Chapter 16: You’ve been working with Rumi’s poetry for three decades. Does your understanding of it continue to evolve? Has there ever been a period when you wanted to put Rumi aside, when you felt you were finished with him?

Barks: I have never gotten tired of this Rumi work. I may be a little simpleminded in this area, entranced. The poetry keeps unfolding, revealing itself, and exploring that part of the psyche that is beyond mind and emotions, the unnameable mystery. The soul, the heart, the core, the conversation, the silence, the oceanic self, the tao. It has been called many different things. Rumi’s myriad ways of saying, and not-saying, who and where we are has remained interesting over the last thirty-four years. His sense of what is beautiful in words and images and story keeps its appeal for me.

Chapter 16: Rumi’s poems originated with the spoken word, and you have often performed your translations. Do you think of it as primarily oral poetry?

Barks: Rumi’s poetry was spoken spontaneously and taken down by scribes. Evidently he then did some revising of those copies. We don’t know how much. But yes, the poetry is oral, meant to be resonated by a human voice with music alongside to help the words go deeper. As the great Afro-American poet, Etheridge Knight, liked to say, spoken poetry is not a casual thing. It goes from deep self to deep self, and that resonance can wake up our souls, if we let it.

Chapter 16: How important is it to understand Rumi as a historical figure in order to appreciate the poems?

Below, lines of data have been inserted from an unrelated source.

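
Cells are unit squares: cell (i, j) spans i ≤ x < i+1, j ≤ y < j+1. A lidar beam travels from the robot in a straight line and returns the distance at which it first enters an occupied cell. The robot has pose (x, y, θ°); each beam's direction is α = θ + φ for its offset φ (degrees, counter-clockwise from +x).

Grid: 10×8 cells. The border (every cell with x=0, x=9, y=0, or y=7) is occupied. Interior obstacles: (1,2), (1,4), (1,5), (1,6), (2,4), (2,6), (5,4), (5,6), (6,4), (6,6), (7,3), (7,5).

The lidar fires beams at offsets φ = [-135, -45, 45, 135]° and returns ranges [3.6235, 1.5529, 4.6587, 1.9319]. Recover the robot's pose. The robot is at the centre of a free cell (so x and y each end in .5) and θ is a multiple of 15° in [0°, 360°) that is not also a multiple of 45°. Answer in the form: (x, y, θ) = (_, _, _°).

(x, y, θ) = (4.5, 2.5, 300°)

Candidates: 36 free-cell centres × 16 headings = 576 poses. Raycast each; keep the one whose scan matches to 4 dp.
  (3.5, 2.5, 240°): beam 1 = 1.9319 ≠ 3.6235 ✗
  (6.5, 3.5, 210°): beam 1 = 0.5176 ≠ 3.6235 ✗
  (8.5, 2.5, 300°): beam 1 = 5.7956 ≠ 3.6235 ✗
  …
  (4.5, 2.5, 300°): r_1=3.6235, r_2=1.5529, r_3=4.6587, r_4=1.9319 — all match ✓
No second candidate reproduces the full scan.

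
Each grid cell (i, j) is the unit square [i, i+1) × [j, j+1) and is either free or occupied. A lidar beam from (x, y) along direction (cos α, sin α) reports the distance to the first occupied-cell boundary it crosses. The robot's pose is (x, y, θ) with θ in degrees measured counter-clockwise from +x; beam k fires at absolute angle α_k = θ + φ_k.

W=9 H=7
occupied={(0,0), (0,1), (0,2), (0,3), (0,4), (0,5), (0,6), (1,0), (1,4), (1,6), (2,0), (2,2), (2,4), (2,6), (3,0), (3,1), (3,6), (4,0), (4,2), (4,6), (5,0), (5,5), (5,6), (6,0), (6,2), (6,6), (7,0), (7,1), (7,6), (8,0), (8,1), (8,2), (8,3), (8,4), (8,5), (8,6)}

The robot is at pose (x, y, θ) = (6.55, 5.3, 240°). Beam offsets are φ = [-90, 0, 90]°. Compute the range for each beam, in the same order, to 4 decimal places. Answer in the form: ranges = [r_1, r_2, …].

ranges = [0.6351, 3.1000, 1.6743]

beam 1: φ=-90°, α=150°
  d=(-0.8660,0.5000)  start (6,5)  tX=0.6351 tY=1.4000  stride 1/|dx|=1.1547 1/|dy|=2.0000
    cross x-line → (5,5), t=0.6351 (wall)
  → r_1 = 0.6351
beam 2: φ=0°, α=240°
  d=(-0.5000,-0.8660)  start (6,5)  tX=1.1000 tY=0.3464  stride 1/|dx|=2.0000 1/|dy|=1.1547
    cross y-line → (6,4), t=0.3464
    cross x-line → (5,4), t=1.1000
    cross y-line → (5,3), t=1.5011
    cross y-line → (5,2), t=2.6558
    cross x-line → (4,2), t=3.1000 (wall)
  → r_2 = 3.1000
beam 3: φ=90°, α=330°
  d=(0.8660,-0.5000)  start (6,5)  tX=0.5196 tY=0.6000  stride 1/|dx|=1.1547 1/|dy|=2.0000
    cross x-line → (7,5), t=0.5196
    cross y-line → (7,4), t=0.6000
    cross x-line → (8,4), t=1.6743 (wall)
  → r_3 = 1.6743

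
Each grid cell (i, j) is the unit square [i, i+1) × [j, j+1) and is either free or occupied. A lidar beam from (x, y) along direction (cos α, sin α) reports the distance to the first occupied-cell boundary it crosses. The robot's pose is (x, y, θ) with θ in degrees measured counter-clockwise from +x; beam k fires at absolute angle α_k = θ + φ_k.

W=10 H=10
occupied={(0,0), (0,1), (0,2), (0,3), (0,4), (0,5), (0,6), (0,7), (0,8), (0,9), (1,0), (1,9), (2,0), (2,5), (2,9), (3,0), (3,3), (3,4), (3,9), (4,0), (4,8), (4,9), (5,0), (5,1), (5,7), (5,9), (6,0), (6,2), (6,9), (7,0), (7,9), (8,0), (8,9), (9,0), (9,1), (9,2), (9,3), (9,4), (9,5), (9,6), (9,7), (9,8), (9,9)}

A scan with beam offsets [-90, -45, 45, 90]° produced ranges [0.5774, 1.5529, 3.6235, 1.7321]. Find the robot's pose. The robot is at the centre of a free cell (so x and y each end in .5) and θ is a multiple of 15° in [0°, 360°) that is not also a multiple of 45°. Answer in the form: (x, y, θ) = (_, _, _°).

(x, y, θ) = (1.5, 2.5, 300°)

Enumerate (i+0.5, j+0.5, θ) over the 57 free cells and 16 admissible headings. For each, cast all 4 beams and compare to the given ranges.
  (4.5, 2.5, 30°): beam 1 = 1.0000 ≠ 0.5774 ✗
  (6.5, 8.5, 15°): beam 1 = 7.7646 ≠ 0.5774 ✗
  (1.5, 1.5, 105°): beam 1 = 4.6587 ≠ 0.5774 ✗
  (2.5, 8.5, 120°): beam 1 = 1.0000 ≠ 0.5774 ✗
  …
  (1.5, 2.5, 300°): r_1=0.5774, r_2=1.5529, r_3=3.6235, r_4=1.7321 — all match ✓
Only this pose fits every beam.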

Barks: My emphasis is not on his historical context, the Persian empire in the thirteenth century, or the Roman-influenced part of Central Anatolia. I let others do that. I try to let him come across as a universalist, planetary poet. Not primarily Persian or Turkish, or Islamic. He is one of those in the history of religions who blurs boundaries, national and religious. His poetry is for everyone. People from all religions came to his funeral. When asked why, they said, ‘He deepens us wherever we are.’ He felt the longing that is at the core of every religious impulse, and his poetry comes from there. The love religion is beyond all doctrines and bureaucracies, all churches and armies, and all politics.

Chapter 16: Do you think any serious student of Rumi has to consider his relationship with Shams Tabriz?

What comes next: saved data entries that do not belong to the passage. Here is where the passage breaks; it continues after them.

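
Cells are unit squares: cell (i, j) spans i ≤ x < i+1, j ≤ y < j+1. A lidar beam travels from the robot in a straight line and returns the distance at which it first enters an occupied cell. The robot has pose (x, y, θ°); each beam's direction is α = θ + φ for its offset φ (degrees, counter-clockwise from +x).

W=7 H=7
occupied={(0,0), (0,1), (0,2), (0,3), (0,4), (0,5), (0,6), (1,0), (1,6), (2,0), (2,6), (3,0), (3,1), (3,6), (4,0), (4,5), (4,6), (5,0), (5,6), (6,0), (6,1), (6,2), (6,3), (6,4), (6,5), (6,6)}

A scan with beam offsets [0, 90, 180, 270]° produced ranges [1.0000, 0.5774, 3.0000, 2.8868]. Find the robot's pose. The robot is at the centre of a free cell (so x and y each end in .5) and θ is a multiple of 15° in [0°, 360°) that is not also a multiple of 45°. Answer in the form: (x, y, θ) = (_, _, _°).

(x, y, θ) = (1.5, 4.5, 120°)

Enumerate (i+0.5, j+0.5, θ) over the 23 free cells and 16 admissible headings. For each, cast all 4 beams and compare to the given ranges.
  (3.5, 5.5, 210°): beam 1 = 2.8868 ≠ 1.0000 ✗
  (2.5, 2.5, 345°): beam 1 = 3.6235 ≠ 1.0000 ✗
  (5.5, 5.5, 330°): beam 1 = 0.5774 ≠ 1.0000 ✗
  …
  (1.5, 4.5, 120°): r_1=1.0000, r_2=0.5774, r_3=3.0000, r_4=2.8868 — all match ✓
No second candidate reproduces the full scan.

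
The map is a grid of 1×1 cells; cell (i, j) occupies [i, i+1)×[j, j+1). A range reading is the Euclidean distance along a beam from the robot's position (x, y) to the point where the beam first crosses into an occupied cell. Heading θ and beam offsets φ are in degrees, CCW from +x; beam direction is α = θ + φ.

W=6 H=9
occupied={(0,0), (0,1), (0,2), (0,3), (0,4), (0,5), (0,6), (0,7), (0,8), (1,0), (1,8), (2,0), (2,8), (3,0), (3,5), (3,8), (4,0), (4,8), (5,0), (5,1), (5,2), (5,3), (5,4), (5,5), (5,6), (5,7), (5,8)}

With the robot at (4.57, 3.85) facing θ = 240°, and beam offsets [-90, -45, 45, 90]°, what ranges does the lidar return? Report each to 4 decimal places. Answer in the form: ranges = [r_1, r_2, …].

ranges = [4.1223, 3.6959, 1.6614, 0.4965]

beam 1: φ=-90°, α=150°
  dir = (cos 150°, sin 150°) = (-0.8660, 0.5000); from cell (4,3)
  next x-line at t=0.6582, next y-line at t=0.3000; Δt_x=1.1547, Δt_y=2.0000
    y: enter (4,4) at t=0.3000
    x: enter (3,4) at t=0.6582
    x: enter (2,4) at t=1.8129
    y: enter (2,5) at t=2.3000
    x: enter (1,5) at t=2.9676
    x: enter (0,5) at t=4.1223 ← occupied
  → r_1 = 4.1223
beam 2: φ=-45°, α=195°
  dir = (cos 195°, sin 195°) = (-0.9659, -0.2588); from cell (4,3)
  next x-line at t=0.5901, next y-line at t=3.2841; Δt_x=1.0353, Δt_y=3.8637
    x: enter (3,3) at t=0.5901
    x: enter (2,3) at t=1.6254
    x: enter (1,3) at t=2.6607
    y: enter (1,2) at t=3.2841
    x: enter (0,2) at t=3.6959 ← occupied
  → r_2 = 3.6959
beam 3: φ=45°, α=285°
  dir = (cos 285°, sin 285°) = (0.2588, -0.9659); from cell (4,3)
  next x-line at t=1.6614, next y-line at t=0.8800; Δt_x=3.8637, Δt_y=1.0353
    y: enter (4,2) at t=0.8800
    x: enter (5,2) at t=1.6614 ← occupied
  → r_3 = 1.6614
beam 4: φ=90°, α=330°
  dir = (cos 330°, sin 330°) = (0.8660, -0.5000); from cell (4,3)
  next x-line at t=0.4965, next y-line at t=1.7000; Δt_x=1.1547, Δt_y=2.0000
    x: enter (5,3) at t=0.4965 ← occupied
  → r_4 = 0.4965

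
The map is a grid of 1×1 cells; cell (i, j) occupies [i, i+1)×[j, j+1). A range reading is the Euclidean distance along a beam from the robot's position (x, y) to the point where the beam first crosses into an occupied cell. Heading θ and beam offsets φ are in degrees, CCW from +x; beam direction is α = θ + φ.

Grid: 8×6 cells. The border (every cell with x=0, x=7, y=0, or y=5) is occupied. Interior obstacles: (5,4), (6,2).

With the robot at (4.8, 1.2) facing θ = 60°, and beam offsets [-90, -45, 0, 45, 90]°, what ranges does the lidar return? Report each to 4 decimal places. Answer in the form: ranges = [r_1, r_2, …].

ranges = [0.4000, 2.2776, 4.3879, 3.9340, 4.3879]

beam 1: φ=-90°, α=330°
  d=(0.8660,-0.5000)  start (4,1)  tX=0.2309 tY=0.4000  stride 1/|dx|=1.1547 1/|dy|=2.0000
    cross x-line → (5,1), t=0.2309
    cross y-line → (5,0), t=0.4000 (wall)
  → r_1 = 0.4000
beam 2: φ=-45°, α=15°
  d=(0.9659,0.2588)  start (4,1)  tX=0.2071 tY=3.0910  stride 1/|dx|=1.0353 1/|dy|=3.8637
    cross x-line → (5,1), t=0.2071
    cross x-line → (6,1), t=1.2423
    cross x-line → (7,1), t=2.2776 (wall)
  → r_2 = 2.2776
beam 3: φ=0°, α=60°
  d=(0.5000,0.8660)  start (4,1)  tX=0.4000 tY=0.9238  stride 1/|dx|=2.0000 1/|dy|=1.1547
    cross x-line → (5,1), t=0.4000
    cross y-line → (5,2), t=0.9238
    cross y-line → (5,3), t=2.0785
    cross x-line → (6,3), t=2.4000
    cross y-line → (6,4), t=3.2332
    cross y-line → (6,5), t=4.3879 (wall)
  → r_3 = 4.3879
beam 4: φ=45°, α=105°
  d=(-0.2588,0.9659)  start (4,1)  tX=3.0910 tY=0.8282  stride 1/|dx|=3.8637 1/|dy|=1.0353
    cross y-line → (4,2), t=0.8282
    cross y-line → (4,3), t=1.8635
    cross y-line → (4,4), t=2.8988
    cross x-line → (3,4), t=3.0910
    cross y-line → (3,5), t=3.9340 (wall)
  → r_4 = 3.9340
beam 5: φ=90°, α=150°
  d=(-0.8660,0.5000)  start (4,1)  tX=0.9238 tY=1.6000  stride 1/|dx|=1.1547 1/|dy|=2.0000
    cross x-line → (3,1), t=0.9238
    cross y-line → (3,2), t=1.6000
    cross x-line → (2,2), t=2.0785
    cross x-line → (1,2), t=3.2332
    cross y-line → (1,3), t=3.6000
    cross x-line → (0,3), t=4.3879 (wall)
  → r_5 = 4.3879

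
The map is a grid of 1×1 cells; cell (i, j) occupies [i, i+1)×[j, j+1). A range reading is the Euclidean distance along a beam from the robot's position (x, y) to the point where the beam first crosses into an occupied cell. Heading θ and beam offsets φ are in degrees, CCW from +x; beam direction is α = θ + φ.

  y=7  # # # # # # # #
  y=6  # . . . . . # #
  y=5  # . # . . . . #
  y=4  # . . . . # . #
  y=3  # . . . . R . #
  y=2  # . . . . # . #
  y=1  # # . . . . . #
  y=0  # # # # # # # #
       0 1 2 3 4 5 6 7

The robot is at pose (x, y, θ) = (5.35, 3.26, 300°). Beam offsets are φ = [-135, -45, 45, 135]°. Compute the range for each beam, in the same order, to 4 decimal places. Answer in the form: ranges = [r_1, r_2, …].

beam 1: φ=-135°, α=165°
  direction (-0.9659, 0.2588); cell (5,3); t to first gridline: x 0.3623, y 2.8591 (then +1.0353 / +3.8637)
    (4,3) via x @ 0.3623
    (3,3) via x @ 1.3976
    (2,3) via x @ 2.4329
    (2,4) via y @ 2.8591
    (1,4) via x @ 3.4682
    (0,4) via x @ 4.5035  # hit
  → r_1 = 4.5035
beam 2: φ=-45°, α=255°
  direction (-0.2588, -0.9659); cell (5,3); t to first gridline: x 1.3523, y 0.2692 (then +3.8637 / +1.0353)
    (5,2) via y @ 0.2692  # hit
  → r_2 = 0.2692
beam 3: φ=45°, α=345°
  direction (0.9659, -0.2588); cell (5,3); t to first gridline: x 0.6729, y 1.0046 (then +1.0353 / +3.8637)
    (6,3) via x @ 0.6729
    (6,2) via y @ 1.0046
    (7,2) via x @ 1.7082  # hit
  → r_3 = 1.7082
beam 4: φ=135°, α=75°
  direction (0.2588, 0.9659); cell (5,3); t to first gridline: x 2.5114, y 0.7661 (then +3.8637 / +1.0353)
    (5,4) via y @ 0.7661  # hit
  → r_4 = 0.7661

ranges = [4.5035, 0.2692, 1.7082, 0.7661]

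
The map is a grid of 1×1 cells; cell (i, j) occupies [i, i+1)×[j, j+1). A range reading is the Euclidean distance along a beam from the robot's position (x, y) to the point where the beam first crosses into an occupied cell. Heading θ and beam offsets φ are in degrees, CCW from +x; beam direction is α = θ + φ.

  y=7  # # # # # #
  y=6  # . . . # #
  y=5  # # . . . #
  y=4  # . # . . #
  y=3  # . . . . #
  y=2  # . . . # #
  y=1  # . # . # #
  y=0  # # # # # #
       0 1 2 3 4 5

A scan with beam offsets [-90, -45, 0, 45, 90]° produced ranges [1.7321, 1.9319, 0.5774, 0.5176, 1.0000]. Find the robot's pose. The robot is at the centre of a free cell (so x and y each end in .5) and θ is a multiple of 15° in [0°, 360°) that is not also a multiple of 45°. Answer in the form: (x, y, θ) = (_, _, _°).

Enumerate (i+0.5, j+0.5, θ) over the 18 free cells and 16 admissible headings. For each, cast all 5 beams and compare to the given ranges.
  (3.5, 6.5, 255°): beam 1 = 1.9319 ≠ 1.7321 ✗
  (1.5, 4.5, 75°): beam 1 = 0.5176 ≠ 1.7321 ✗
  (2.5, 6.5, 105°): beam 1 = 1.5529 ≠ 1.7321 ✗
  (1.5, 2.5, 285°): beam 1 = 0.5176 ≠ 1.7321 ✗
  …
  (1.5, 2.5, 150°): r_1=1.7321, r_2=1.9319, r_3=0.5774, r_4=0.5176, r_5=1.0000 — all match ✓
No second candidate reproduces the full scan.

(x, y, θ) = (1.5, 2.5, 150°)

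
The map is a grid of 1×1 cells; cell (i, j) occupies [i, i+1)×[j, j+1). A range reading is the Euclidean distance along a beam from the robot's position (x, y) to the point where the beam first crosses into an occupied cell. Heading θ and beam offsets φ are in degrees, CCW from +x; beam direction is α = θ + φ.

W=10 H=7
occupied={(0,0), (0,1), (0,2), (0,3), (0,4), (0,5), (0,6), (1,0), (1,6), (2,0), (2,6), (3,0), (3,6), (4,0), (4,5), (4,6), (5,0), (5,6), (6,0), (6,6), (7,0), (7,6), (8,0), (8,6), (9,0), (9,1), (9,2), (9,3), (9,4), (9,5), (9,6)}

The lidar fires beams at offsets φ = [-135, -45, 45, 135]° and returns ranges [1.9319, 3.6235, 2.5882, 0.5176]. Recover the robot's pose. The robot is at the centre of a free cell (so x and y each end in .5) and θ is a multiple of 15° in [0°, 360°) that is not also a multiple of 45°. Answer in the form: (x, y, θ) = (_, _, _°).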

Barks: Shams Tabriz is the central mystery of Rumi’s poetry. Their friendship is the energetic source of the poems. Rumi calls his huge collection of odes and quatrains, The Works of Shams Tabriz. Shams means “the sun.” Whenever sunlight is mentioned in the poems, it also means the mysterious presence, or essence, of Shams Tabriz, a specific person, and also a wider, invisible, presence.

Chapter 16: Is there something fundamentally subversive about the ecstatic vision of Rumi? Does the contemporary world have a place for the visionary?

Barks: Shams once said that if the kaaba were lifted up out of the world, that everyone would understand that what they were praying to, five times a day, was the sacred essence inside each other, acknowledging that, Namaste. That is a wildly revolutionary religious statement. Yes, I do think that Rumi’s poetry is subversive to the orthodoxies in his own time and in this contemporary world. Some new kind of love religion is coming forward now that embraces and celebrates all of the religions. We don’t know what form it will take, but we know it will not acknowledge any exclusivity (the last prophet, the chosen people, the only begotten—that kind of thing). “Love is the religion, and the universe is the book.” Your life is the sacred text you must read, the dream that must be interpreted.

Coleman Barks will give a reading and a talk—”The Mystery of Friendship: Rumi and Shams”—at 1:30 p.m., March 4, in the MMC Concert Hall on the Austin Peay State University campus. Barks will also join APSU faculty members Blas Falconer, Chris Burawa, and Bert Randall for a panel discussion, “Why Read Rumi?” at 3:30 p.m. in the African American Cultural Center. Both events are free and open to the public.